2. Make a short race part of a bigger workout
If you have an 8 mile long run on the plan, but are signed up for a 5K race, then include the race in your long run. Sandwich the races between a long warm up and cool down, or use the 5K to finish your long run fast. This has the added benefit of teaching you to run hard on tired legs.
If the race has different distance options, choose the best one for your training.

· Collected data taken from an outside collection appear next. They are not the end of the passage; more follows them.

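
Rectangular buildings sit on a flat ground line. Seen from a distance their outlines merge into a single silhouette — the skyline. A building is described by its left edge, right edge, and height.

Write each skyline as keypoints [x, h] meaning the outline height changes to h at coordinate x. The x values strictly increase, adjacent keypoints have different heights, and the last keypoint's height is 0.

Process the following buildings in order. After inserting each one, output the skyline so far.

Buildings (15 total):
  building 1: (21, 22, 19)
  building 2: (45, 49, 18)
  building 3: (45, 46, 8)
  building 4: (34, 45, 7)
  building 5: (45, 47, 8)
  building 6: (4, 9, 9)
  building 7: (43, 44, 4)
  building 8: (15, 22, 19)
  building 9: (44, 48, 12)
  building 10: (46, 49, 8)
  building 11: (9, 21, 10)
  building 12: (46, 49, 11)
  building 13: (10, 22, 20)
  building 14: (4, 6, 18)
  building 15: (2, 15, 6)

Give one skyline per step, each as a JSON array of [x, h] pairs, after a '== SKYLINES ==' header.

== SKYLINES ==
[[21,19],[22,0]]
[[21,19],[22,0],[45,18],[49,0]]
[[21,19],[22,0],[45,18],[49,0]]
[[21,19],[22,0],[34,7],[45,18],[49,0]]
[[21,19],[22,0],[34,7],[45,18],[49,0]]
[[4,9],[9,0],[21,19],[22,0],[34,7],[45,18],[49,0]]
[[4,9],[9,0],[21,19],[22,0],[34,7],[45,18],[49,0]]
[[4,9],[9,0],[15,19],[22,0],[34,7],[45,18],[49,0]]
[[4,9],[9,0],[15,19],[22,0],[34,7],[44,12],[45,18],[49,0]]
[[4,9],[9,0],[15,19],[22,0],[34,7],[44,12],[45,18],[49,0]]
[[4,9],[9,10],[15,19],[22,0],[34,7],[44,12],[45,18],[49,0]]
[[4,9],[9,10],[15,19],[22,0],[34,7],[44,12],[45,18],[49,0]]
[[4,9],[9,10],[10,20],[22,0],[34,7],[44,12],[45,18],[49,0]]
[[4,18],[6,9],[9,10],[10,20],[22,0],[34,7],[44,12],[45,18],[49,0]]
[[2,6],[4,18],[6,9],[9,10],[10,20],[22,0],[34,7],[44,12],[45,18],[49,0]]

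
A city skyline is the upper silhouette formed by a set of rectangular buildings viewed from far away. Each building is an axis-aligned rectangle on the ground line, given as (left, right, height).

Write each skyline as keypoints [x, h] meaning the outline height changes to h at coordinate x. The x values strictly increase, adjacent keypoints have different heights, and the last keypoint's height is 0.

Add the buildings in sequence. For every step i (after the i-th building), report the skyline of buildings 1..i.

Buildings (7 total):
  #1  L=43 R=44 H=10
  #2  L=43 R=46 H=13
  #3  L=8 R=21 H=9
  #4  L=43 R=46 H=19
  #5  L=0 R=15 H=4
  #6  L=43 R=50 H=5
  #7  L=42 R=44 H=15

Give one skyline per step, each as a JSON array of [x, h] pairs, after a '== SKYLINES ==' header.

== SKYLINES ==
[[43,10],[44,0]]
[[43,13],[46,0]]
[[8,9],[21,0],[43,13],[46,0]]
[[8,9],[21,0],[43,19],[46,0]]
[[0,4],[8,9],[21,0],[43,19],[46,0]]
[[0,4],[8,9],[21,0],[43,19],[46,5],[50,0]]
[[0,4],[8,9],[21,0],[42,15],[43,19],[46,5],[50,0]]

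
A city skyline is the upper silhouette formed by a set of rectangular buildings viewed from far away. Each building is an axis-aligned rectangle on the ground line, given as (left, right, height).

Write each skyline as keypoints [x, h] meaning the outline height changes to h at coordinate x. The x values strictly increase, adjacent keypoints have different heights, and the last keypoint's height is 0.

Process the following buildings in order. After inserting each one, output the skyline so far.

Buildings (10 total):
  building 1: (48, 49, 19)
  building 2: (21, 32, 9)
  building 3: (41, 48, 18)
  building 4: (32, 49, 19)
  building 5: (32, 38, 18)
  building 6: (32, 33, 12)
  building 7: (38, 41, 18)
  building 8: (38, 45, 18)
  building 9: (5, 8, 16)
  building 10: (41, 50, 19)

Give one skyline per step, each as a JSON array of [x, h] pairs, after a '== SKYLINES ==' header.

== SKYLINES ==
[[48,19],[49,0]]
[[21,9],[32,0],[48,19],[49,0]]
[[21,9],[32,0],[41,18],[48,19],[49,0]]
[[21,9],[32,19],[49,0]]
[[21,9],[32,19],[49,0]]
[[21,9],[32,19],[49,0]]
[[21,9],[32,19],[49,0]]
[[21,9],[32,19],[49,0]]
[[5,16],[8,0],[21,9],[32,19],[49,0]]
[[5,16],[8,0],[21,9],[32,19],[50,0]]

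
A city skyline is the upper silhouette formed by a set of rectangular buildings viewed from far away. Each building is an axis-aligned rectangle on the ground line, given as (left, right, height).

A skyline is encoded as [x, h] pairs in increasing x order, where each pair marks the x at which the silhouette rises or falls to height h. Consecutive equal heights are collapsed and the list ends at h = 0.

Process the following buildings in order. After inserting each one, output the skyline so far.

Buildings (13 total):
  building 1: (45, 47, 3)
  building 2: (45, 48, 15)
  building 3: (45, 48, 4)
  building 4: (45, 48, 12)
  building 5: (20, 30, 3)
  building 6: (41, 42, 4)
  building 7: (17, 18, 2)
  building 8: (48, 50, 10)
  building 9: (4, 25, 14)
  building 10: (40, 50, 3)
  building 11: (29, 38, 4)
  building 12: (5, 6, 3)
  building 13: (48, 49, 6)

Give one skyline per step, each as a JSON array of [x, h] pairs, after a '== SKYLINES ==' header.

== SKYLINES ==
[[45,3],[47,0]]
[[45,15],[48,0]]
[[45,15],[48,0]]
[[45,15],[48,0]]
[[20,3],[30,0],[45,15],[48,0]]
[[20,3],[30,0],[41,4],[42,0],[45,15],[48,0]]
[[17,2],[18,0],[20,3],[30,0],[41,4],[42,0],[45,15],[48,0]]
[[17,2],[18,0],[20,3],[30,0],[41,4],[42,0],[45,15],[48,10],[50,0]]
[[4,14],[25,3],[30,0],[41,4],[42,0],[45,15],[48,10],[50,0]]
[[4,14],[25,3],[30,0],[40,3],[41,4],[42,3],[45,15],[48,10],[50,0]]
[[4,14],[25,3],[29,4],[38,0],[40,3],[41,4],[42,3],[45,15],[48,10],[50,0]]
[[4,14],[25,3],[29,4],[38,0],[40,3],[41,4],[42,3],[45,15],[48,10],[50,0]]
[[4,14],[25,3],[29,4],[38,0],[40,3],[41,4],[42,3],[45,15],[48,10],[50,0]]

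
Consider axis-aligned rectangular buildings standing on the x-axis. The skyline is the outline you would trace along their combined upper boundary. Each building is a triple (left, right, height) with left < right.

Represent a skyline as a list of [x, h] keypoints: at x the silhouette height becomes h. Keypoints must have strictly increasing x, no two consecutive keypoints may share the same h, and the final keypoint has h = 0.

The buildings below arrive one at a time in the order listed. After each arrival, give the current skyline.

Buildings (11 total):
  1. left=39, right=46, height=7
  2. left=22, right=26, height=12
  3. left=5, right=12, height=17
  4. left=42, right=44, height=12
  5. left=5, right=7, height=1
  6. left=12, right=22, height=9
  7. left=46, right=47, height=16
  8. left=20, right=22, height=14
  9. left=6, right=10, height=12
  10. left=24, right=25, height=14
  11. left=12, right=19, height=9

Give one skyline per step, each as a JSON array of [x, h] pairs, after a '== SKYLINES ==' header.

== SKYLINES ==
[[39,7],[46,0]]
[[22,12],[26,0],[39,7],[46,0]]
[[5,17],[12,0],[22,12],[26,0],[39,7],[46,0]]
[[5,17],[12,0],[22,12],[26,0],[39,7],[42,12],[44,7],[46,0]]
[[5,17],[12,0],[22,12],[26,0],[39,7],[42,12],[44,7],[46,0]]
[[5,17],[12,9],[22,12],[26,0],[39,7],[42,12],[44,7],[46,0]]
[[5,17],[12,9],[22,12],[26,0],[39,7],[42,12],[44,7],[46,16],[47,0]]
[[5,17],[12,9],[20,14],[22,12],[26,0],[39,7],[42,12],[44,7],[46,16],[47,0]]
[[5,17],[12,9],[20,14],[22,12],[26,0],[39,7],[42,12],[44,7],[46,16],[47,0]]
[[5,17],[12,9],[20,14],[22,12],[24,14],[25,12],[26,0],[39,7],[42,12],[44,7],[46,16],[47,0]]
[[5,17],[12,9],[20,14],[22,12],[24,14],[25,12],[26,0],[39,7],[42,12],[44,7],[46,16],[47,0]]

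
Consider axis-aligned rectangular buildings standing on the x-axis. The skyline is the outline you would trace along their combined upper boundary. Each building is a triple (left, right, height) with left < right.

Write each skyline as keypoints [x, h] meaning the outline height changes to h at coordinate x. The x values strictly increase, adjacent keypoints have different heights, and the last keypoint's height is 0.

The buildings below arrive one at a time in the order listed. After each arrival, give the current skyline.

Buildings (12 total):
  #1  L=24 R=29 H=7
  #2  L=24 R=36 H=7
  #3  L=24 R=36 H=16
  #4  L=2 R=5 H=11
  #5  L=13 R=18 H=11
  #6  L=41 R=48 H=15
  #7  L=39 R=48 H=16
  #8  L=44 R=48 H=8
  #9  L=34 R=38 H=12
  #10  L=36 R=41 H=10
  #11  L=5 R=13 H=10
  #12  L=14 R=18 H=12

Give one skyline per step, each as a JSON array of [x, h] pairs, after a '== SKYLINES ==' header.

== SKYLINES ==
[[24,7],[29,0]]
[[24,7],[36,0]]
[[24,16],[36,0]]
[[2,11],[5,0],[24,16],[36,0]]
[[2,11],[5,0],[13,11],[18,0],[24,16],[36,0]]
[[2,11],[5,0],[13,11],[18,0],[24,16],[36,0],[41,15],[48,0]]
[[2,11],[5,0],[13,11],[18,0],[24,16],[36,0],[39,16],[48,0]]
[[2,11],[5,0],[13,11],[18,0],[24,16],[36,0],[39,16],[48,0]]
[[2,11],[5,0],[13,11],[18,0],[24,16],[36,12],[38,0],[39,16],[48,0]]
[[2,11],[5,0],[13,11],[18,0],[24,16],[36,12],[38,10],[39,16],[48,0]]
[[2,11],[5,10],[13,11],[18,0],[24,16],[36,12],[38,10],[39,16],[48,0]]
[[2,11],[5,10],[13,11],[14,12],[18,0],[24,16],[36,12],[38,10],[39,16],[48,0]]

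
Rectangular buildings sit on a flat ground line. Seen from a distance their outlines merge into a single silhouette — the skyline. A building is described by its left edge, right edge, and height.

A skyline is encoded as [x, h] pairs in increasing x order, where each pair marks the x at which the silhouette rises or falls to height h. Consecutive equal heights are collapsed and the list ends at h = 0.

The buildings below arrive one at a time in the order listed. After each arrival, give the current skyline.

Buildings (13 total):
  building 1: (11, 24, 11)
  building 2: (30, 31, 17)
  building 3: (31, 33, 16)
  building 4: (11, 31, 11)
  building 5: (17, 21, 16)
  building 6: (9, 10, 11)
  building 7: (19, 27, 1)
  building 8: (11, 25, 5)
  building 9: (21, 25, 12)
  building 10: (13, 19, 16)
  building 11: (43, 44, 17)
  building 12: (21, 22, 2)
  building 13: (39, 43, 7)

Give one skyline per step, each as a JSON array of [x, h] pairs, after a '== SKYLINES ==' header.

== SKYLINES ==
[[11,11],[24,0]]
[[11,11],[24,0],[30,17],[31,0]]
[[11,11],[24,0],[30,17],[31,16],[33,0]]
[[11,11],[30,17],[31,16],[33,0]]
[[11,11],[17,16],[21,11],[30,17],[31,16],[33,0]]
[[9,11],[10,0],[11,11],[17,16],[21,11],[30,17],[31,16],[33,0]]
[[9,11],[10,0],[11,11],[17,16],[21,11],[30,17],[31,16],[33,0]]
[[9,11],[10,0],[11,11],[17,16],[21,11],[30,17],[31,16],[33,0]]
[[9,11],[10,0],[11,11],[17,16],[21,12],[25,11],[30,17],[31,16],[33,0]]
[[9,11],[10,0],[11,11],[13,16],[21,12],[25,11],[30,17],[31,16],[33,0]]
[[9,11],[10,0],[11,11],[13,16],[21,12],[25,11],[30,17],[31,16],[33,0],[43,17],[44,0]]
[[9,11],[10,0],[11,11],[13,16],[21,12],[25,11],[30,17],[31,16],[33,0],[43,17],[44,0]]
[[9,11],[10,0],[11,11],[13,16],[21,12],[25,11],[30,17],[31,16],[33,0],[39,7],[43,17],[44,0]]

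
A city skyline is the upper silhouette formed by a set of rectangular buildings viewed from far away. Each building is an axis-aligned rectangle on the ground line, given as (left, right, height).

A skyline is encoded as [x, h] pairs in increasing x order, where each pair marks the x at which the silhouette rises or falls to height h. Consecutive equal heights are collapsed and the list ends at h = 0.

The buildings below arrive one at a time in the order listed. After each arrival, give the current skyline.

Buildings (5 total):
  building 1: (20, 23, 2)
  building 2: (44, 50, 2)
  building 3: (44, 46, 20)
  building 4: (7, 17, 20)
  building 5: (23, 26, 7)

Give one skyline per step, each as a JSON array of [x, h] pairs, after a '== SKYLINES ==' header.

== SKYLINES ==
[[20,2],[23,0]]
[[20,2],[23,0],[44,2],[50,0]]
[[20,2],[23,0],[44,20],[46,2],[50,0]]
[[7,20],[17,0],[20,2],[23,0],[44,20],[46,2],[50,0]]
[[7,20],[17,0],[20,2],[23,7],[26,0],[44,20],[46,2],[50,0]]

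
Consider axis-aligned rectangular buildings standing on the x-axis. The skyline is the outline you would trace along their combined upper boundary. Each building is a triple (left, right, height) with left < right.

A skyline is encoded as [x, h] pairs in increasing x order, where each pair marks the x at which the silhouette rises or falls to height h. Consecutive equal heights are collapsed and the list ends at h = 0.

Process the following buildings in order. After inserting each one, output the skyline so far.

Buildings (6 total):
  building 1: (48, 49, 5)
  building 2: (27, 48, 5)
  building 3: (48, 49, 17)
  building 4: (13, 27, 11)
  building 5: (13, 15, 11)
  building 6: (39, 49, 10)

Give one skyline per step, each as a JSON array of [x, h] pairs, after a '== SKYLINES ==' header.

== SKYLINES ==
[[48,5],[49,0]]
[[27,5],[49,0]]
[[27,5],[48,17],[49,0]]
[[13,11],[27,5],[48,17],[49,0]]
[[13,11],[27,5],[48,17],[49,0]]
[[13,11],[27,5],[39,10],[48,17],[49,0]]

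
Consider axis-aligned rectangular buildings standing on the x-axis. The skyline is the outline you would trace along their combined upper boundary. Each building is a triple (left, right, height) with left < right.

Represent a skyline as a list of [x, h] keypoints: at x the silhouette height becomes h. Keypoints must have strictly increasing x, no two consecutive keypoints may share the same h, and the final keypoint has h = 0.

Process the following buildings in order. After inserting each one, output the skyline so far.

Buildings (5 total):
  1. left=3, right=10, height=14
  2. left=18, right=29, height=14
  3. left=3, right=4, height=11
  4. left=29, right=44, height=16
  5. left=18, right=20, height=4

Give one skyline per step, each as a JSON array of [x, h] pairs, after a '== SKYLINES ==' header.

== SKYLINES ==
[[3,14],[10,0]]
[[3,14],[10,0],[18,14],[29,0]]
[[3,14],[10,0],[18,14],[29,0]]
[[3,14],[10,0],[18,14],[29,16],[44,0]]
[[3,14],[10,0],[18,14],[29,16],[44,0]]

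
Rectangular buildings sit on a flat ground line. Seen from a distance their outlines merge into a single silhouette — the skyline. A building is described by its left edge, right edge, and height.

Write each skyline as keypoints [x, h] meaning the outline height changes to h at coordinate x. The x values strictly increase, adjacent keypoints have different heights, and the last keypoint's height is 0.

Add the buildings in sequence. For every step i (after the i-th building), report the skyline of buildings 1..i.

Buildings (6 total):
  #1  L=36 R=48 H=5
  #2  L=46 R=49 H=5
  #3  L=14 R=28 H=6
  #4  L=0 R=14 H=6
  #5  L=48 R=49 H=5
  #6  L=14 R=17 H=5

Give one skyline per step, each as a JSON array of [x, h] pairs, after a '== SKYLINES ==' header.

== SKYLINES ==
[[36,5],[48,0]]
[[36,5],[49,0]]
[[14,6],[28,0],[36,5],[49,0]]
[[0,6],[28,0],[36,5],[49,0]]
[[0,6],[28,0],[36,5],[49,0]]
[[0,6],[28,0],[36,5],[49,0]]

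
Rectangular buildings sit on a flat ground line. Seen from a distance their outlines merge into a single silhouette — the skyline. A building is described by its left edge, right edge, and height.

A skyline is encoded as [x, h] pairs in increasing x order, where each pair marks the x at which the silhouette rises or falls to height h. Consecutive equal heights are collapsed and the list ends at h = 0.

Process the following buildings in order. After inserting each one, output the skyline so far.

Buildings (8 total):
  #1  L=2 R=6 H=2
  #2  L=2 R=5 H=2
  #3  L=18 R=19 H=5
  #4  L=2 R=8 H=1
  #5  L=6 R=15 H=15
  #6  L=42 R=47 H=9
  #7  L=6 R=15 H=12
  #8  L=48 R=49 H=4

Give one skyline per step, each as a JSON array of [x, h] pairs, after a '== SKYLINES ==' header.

== SKYLINES ==
[[2,2],[6,0]]
[[2,2],[6,0]]
[[2,2],[6,0],[18,5],[19,0]]
[[2,2],[6,1],[8,0],[18,5],[19,0]]
[[2,2],[6,15],[15,0],[18,5],[19,0]]
[[2,2],[6,15],[15,0],[18,5],[19,0],[42,9],[47,0]]
[[2,2],[6,15],[15,0],[18,5],[19,0],[42,9],[47,0]]
[[2,2],[6,15],[15,0],[18,5],[19,0],[42,9],[47,0],[48,4],[49,0]]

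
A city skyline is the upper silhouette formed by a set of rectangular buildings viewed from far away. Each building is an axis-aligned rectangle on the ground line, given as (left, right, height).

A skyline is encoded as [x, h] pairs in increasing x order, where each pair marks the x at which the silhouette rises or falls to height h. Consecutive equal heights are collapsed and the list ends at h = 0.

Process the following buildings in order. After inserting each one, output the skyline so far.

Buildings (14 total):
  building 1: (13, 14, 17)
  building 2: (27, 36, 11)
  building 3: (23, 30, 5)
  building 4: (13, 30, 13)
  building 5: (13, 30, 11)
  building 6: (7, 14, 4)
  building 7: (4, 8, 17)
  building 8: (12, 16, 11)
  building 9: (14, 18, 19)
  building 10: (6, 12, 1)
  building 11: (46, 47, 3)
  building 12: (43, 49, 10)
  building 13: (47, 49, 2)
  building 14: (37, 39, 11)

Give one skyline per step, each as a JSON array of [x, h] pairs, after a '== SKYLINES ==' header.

== SKYLINES ==
[[13,17],[14,0]]
[[13,17],[14,0],[27,11],[36,0]]
[[13,17],[14,0],[23,5],[27,11],[36,0]]
[[13,17],[14,13],[30,11],[36,0]]
[[13,17],[14,13],[30,11],[36,0]]
[[7,4],[13,17],[14,13],[30,11],[36,0]]
[[4,17],[8,4],[13,17],[14,13],[30,11],[36,0]]
[[4,17],[8,4],[12,11],[13,17],[14,13],[30,11],[36,0]]
[[4,17],[8,4],[12,11],[13,17],[14,19],[18,13],[30,11],[36,0]]
[[4,17],[8,4],[12,11],[13,17],[14,19],[18,13],[30,11],[36,0]]
[[4,17],[8,4],[12,11],[13,17],[14,19],[18,13],[30,11],[36,0],[46,3],[47,0]]
[[4,17],[8,4],[12,11],[13,17],[14,19],[18,13],[30,11],[36,0],[43,10],[49,0]]
[[4,17],[8,4],[12,11],[13,17],[14,19],[18,13],[30,11],[36,0],[43,10],[49,0]]
[[4,17],[8,4],[12,11],[13,17],[14,19],[18,13],[30,11],[36,0],[37,11],[39,0],[43,10],[49,0]]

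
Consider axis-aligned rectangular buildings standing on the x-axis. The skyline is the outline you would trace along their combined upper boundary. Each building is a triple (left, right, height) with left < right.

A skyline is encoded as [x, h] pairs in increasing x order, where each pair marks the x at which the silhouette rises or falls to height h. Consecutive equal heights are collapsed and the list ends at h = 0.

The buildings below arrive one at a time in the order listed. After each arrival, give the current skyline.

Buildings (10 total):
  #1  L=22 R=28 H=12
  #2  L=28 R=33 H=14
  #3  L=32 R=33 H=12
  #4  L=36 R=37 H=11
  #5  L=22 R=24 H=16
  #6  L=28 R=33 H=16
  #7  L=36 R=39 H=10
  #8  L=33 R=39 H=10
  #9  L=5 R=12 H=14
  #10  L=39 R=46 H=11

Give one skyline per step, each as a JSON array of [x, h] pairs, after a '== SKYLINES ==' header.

== SKYLINES ==
[[22,12],[28,0]]
[[22,12],[28,14],[33,0]]
[[22,12],[28,14],[33,0]]
[[22,12],[28,14],[33,0],[36,11],[37,0]]
[[22,16],[24,12],[28,14],[33,0],[36,11],[37,0]]
[[22,16],[24,12],[28,16],[33,0],[36,11],[37,0]]
[[22,16],[24,12],[28,16],[33,0],[36,11],[37,10],[39,0]]
[[22,16],[24,12],[28,16],[33,10],[36,11],[37,10],[39,0]]
[[5,14],[12,0],[22,16],[24,12],[28,16],[33,10],[36,11],[37,10],[39,0]]
[[5,14],[12,0],[22,16],[24,12],[28,16],[33,10],[36,11],[37,10],[39,11],[46,0]]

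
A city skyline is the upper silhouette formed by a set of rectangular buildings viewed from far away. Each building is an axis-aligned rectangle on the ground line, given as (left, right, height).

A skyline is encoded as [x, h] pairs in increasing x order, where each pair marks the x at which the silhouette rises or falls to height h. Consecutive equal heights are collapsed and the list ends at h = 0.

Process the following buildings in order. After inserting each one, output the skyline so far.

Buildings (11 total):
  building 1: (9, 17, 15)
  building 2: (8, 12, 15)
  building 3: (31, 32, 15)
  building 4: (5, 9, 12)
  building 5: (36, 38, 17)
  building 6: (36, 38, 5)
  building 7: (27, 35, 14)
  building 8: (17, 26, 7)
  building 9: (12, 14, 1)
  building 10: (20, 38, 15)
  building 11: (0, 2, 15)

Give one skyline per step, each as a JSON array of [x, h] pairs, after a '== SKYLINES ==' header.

== SKYLINES ==
[[9,15],[17,0]]
[[8,15],[17,0]]
[[8,15],[17,0],[31,15],[32,0]]
[[5,12],[8,15],[17,0],[31,15],[32,0]]
[[5,12],[8,15],[17,0],[31,15],[32,0],[36,17],[38,0]]
[[5,12],[8,15],[17,0],[31,15],[32,0],[36,17],[38,0]]
[[5,12],[8,15],[17,0],[27,14],[31,15],[32,14],[35,0],[36,17],[38,0]]
[[5,12],[8,15],[17,7],[26,0],[27,14],[31,15],[32,14],[35,0],[36,17],[38,0]]
[[5,12],[8,15],[17,7],[26,0],[27,14],[31,15],[32,14],[35,0],[36,17],[38,0]]
[[5,12],[8,15],[17,7],[20,15],[36,17],[38,0]]
[[0,15],[2,0],[5,12],[8,15],[17,7],[20,15],[36,17],[38,0]]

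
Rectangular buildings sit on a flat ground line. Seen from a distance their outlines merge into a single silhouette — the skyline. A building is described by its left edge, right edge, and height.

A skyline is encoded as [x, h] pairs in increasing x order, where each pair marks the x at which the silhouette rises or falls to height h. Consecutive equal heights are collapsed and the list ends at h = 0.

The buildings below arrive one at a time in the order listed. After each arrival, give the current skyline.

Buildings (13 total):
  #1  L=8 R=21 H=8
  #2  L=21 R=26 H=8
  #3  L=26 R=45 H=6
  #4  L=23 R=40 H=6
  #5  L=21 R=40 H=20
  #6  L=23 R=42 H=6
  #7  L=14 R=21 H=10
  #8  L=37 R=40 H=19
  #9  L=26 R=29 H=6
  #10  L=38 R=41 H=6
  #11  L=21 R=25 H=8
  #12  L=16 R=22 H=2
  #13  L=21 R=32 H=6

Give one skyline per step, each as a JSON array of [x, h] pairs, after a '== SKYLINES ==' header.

== SKYLINES ==
[[8,8],[21,0]]
[[8,8],[26,0]]
[[8,8],[26,6],[45,0]]
[[8,8],[26,6],[45,0]]
[[8,8],[21,20],[40,6],[45,0]]
[[8,8],[21,20],[40,6],[45,0]]
[[8,8],[14,10],[21,20],[40,6],[45,0]]
[[8,8],[14,10],[21,20],[40,6],[45,0]]
[[8,8],[14,10],[21,20],[40,6],[45,0]]
[[8,8],[14,10],[21,20],[40,6],[45,0]]
[[8,8],[14,10],[21,20],[40,6],[45,0]]
[[8,8],[14,10],[21,20],[40,6],[45,0]]
[[8,8],[14,10],[21,20],[40,6],[45,0]]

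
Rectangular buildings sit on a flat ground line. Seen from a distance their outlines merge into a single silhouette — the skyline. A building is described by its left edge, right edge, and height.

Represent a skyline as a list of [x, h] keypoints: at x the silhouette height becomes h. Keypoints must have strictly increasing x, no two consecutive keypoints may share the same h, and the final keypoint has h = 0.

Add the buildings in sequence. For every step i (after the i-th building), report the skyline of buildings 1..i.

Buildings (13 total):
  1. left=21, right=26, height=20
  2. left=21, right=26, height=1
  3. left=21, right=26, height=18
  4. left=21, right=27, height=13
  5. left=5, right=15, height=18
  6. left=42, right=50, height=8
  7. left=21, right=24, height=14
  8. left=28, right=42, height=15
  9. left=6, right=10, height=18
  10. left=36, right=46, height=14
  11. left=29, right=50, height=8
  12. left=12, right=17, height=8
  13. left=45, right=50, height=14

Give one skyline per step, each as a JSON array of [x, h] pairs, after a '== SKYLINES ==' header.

== SKYLINES ==
[[21,20],[26,0]]
[[21,20],[26,0]]
[[21,20],[26,0]]
[[21,20],[26,13],[27,0]]
[[5,18],[15,0],[21,20],[26,13],[27,0]]
[[5,18],[15,0],[21,20],[26,13],[27,0],[42,8],[50,0]]
[[5,18],[15,0],[21,20],[26,13],[27,0],[42,8],[50,0]]
[[5,18],[15,0],[21,20],[26,13],[27,0],[28,15],[42,8],[50,0]]
[[5,18],[15,0],[21,20],[26,13],[27,0],[28,15],[42,8],[50,0]]
[[5,18],[15,0],[21,20],[26,13],[27,0],[28,15],[42,14],[46,8],[50,0]]
[[5,18],[15,0],[21,20],[26,13],[27,0],[28,15],[42,14],[46,8],[50,0]]
[[5,18],[15,8],[17,0],[21,20],[26,13],[27,0],[28,15],[42,14],[46,8],[50,0]]
[[5,18],[15,8],[17,0],[21,20],[26,13],[27,0],[28,15],[42,14],[50,0]]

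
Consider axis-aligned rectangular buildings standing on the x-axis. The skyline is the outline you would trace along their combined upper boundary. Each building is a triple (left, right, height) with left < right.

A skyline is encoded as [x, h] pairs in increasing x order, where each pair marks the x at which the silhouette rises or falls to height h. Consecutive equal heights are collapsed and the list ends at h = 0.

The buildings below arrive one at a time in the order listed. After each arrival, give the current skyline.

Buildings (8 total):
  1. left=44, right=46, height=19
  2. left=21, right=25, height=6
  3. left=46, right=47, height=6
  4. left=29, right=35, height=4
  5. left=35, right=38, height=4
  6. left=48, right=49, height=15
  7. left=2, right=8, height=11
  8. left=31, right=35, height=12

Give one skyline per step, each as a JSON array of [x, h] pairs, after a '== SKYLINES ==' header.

== SKYLINES ==
[[44,19],[46,0]]
[[21,6],[25,0],[44,19],[46,0]]
[[21,6],[25,0],[44,19],[46,6],[47,0]]
[[21,6],[25,0],[29,4],[35,0],[44,19],[46,6],[47,0]]
[[21,6],[25,0],[29,4],[38,0],[44,19],[46,6],[47,0]]
[[21,6],[25,0],[29,4],[38,0],[44,19],[46,6],[47,0],[48,15],[49,0]]
[[2,11],[8,0],[21,6],[25,0],[29,4],[38,0],[44,19],[46,6],[47,0],[48,15],[49,0]]
[[2,11],[8,0],[21,6],[25,0],[29,4],[31,12],[35,4],[38,0],[44,19],[46,6],[47,0],[48,15],[49,0]]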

If you have an 8 mile long run scheduled, sign up for the 10K instead of the 5K. If the longer distance’s recovery time is going to cut into your training, choose the shorter distance.
3. Strategically place races
Training races
Sign up for races as specific training races. Some possibilities include a baseline race, a midpoint check up, a tune up race a couple of weeks before your goal race, and even a post-goal race (for another shot at your goal or as a victory lap).
I placed a half marathon halfway through my training plan. This gives me time to see how my training is going and make any changes. It also allows me to practice a new pacing strategy, if I want.
Non-training races
Running your favorite 5K or 10K during your cutback week when your long run is shorter can be great timing.
In my half marathon training, I designed a cutback week around the Craft Brew Fest 5K (a race I’ve wanted to run for years). Since 3 miles is short even for a cutback week, I kept one of my midweek runs the same (8 miles).
4. Rest, don’t taper
Remember that it takes 3 weeks or so before your body sees the full effect of a workout, growing stronger and adapting. So, pay close attention to what you’re doing a month out from your goal race.
Taper (decrease mileage to prepare your body to race) only for your goal race. Rest the day or two before other races in your plan, but don’t alter large chunks of your training plan for a lower priority race. Those chunks might be prime training time for your goal.
Related: How to Taper for a Big Race
5. Calculate recovery time
A general rule is one day recovery for every mile raced. This doesn’t mean you wouldn’t run those days, but that your body is still recovering and you’re not going to get the best training out of those days.
While one mile = one day isn’t a hard rule, you can still see how too many races could really mess up a training plan. You’re not doing yourself any favors by trying to run hard or far with a recovering body.
So, remember when you sign up for races that you’re also signing up for the recovery days.
I only have 2 half marathons in my 2 month training cycle – one in the middle and one at the end. I know that half marathon races need much more recovery time than a simple long run and I don’t want to take away from my training.
Conversely, when I did a 5K training cycle last year, I ran in 6 5K races over the same 2 month period. 5Ks require less recovery time. I used them as some of my hard effort sessions and to practice pacing.
Related: My 5K PR Blog Series
For the race maniacs
If you are someone who likes to race often or use it as your training, then speak with your coach about how to get the most out of your racing season.
Plan key workouts on non-race weekends and during the week, so that you can continue to see improvement in your performance without invading your prep and recovery days.
Avoid Race Scheduling Mistakes
Racing is great, but recognize each race has two costs — the workout that you’re swapping out, and the time it takes to recover.
Balance between chipping away the foundation of your plan and fitting in every listed workout and race. Listen to your body and your mind. Overworking and overtraining leads to under performance, just as missing key training principles does.
Train smart, race hard, and recovery well!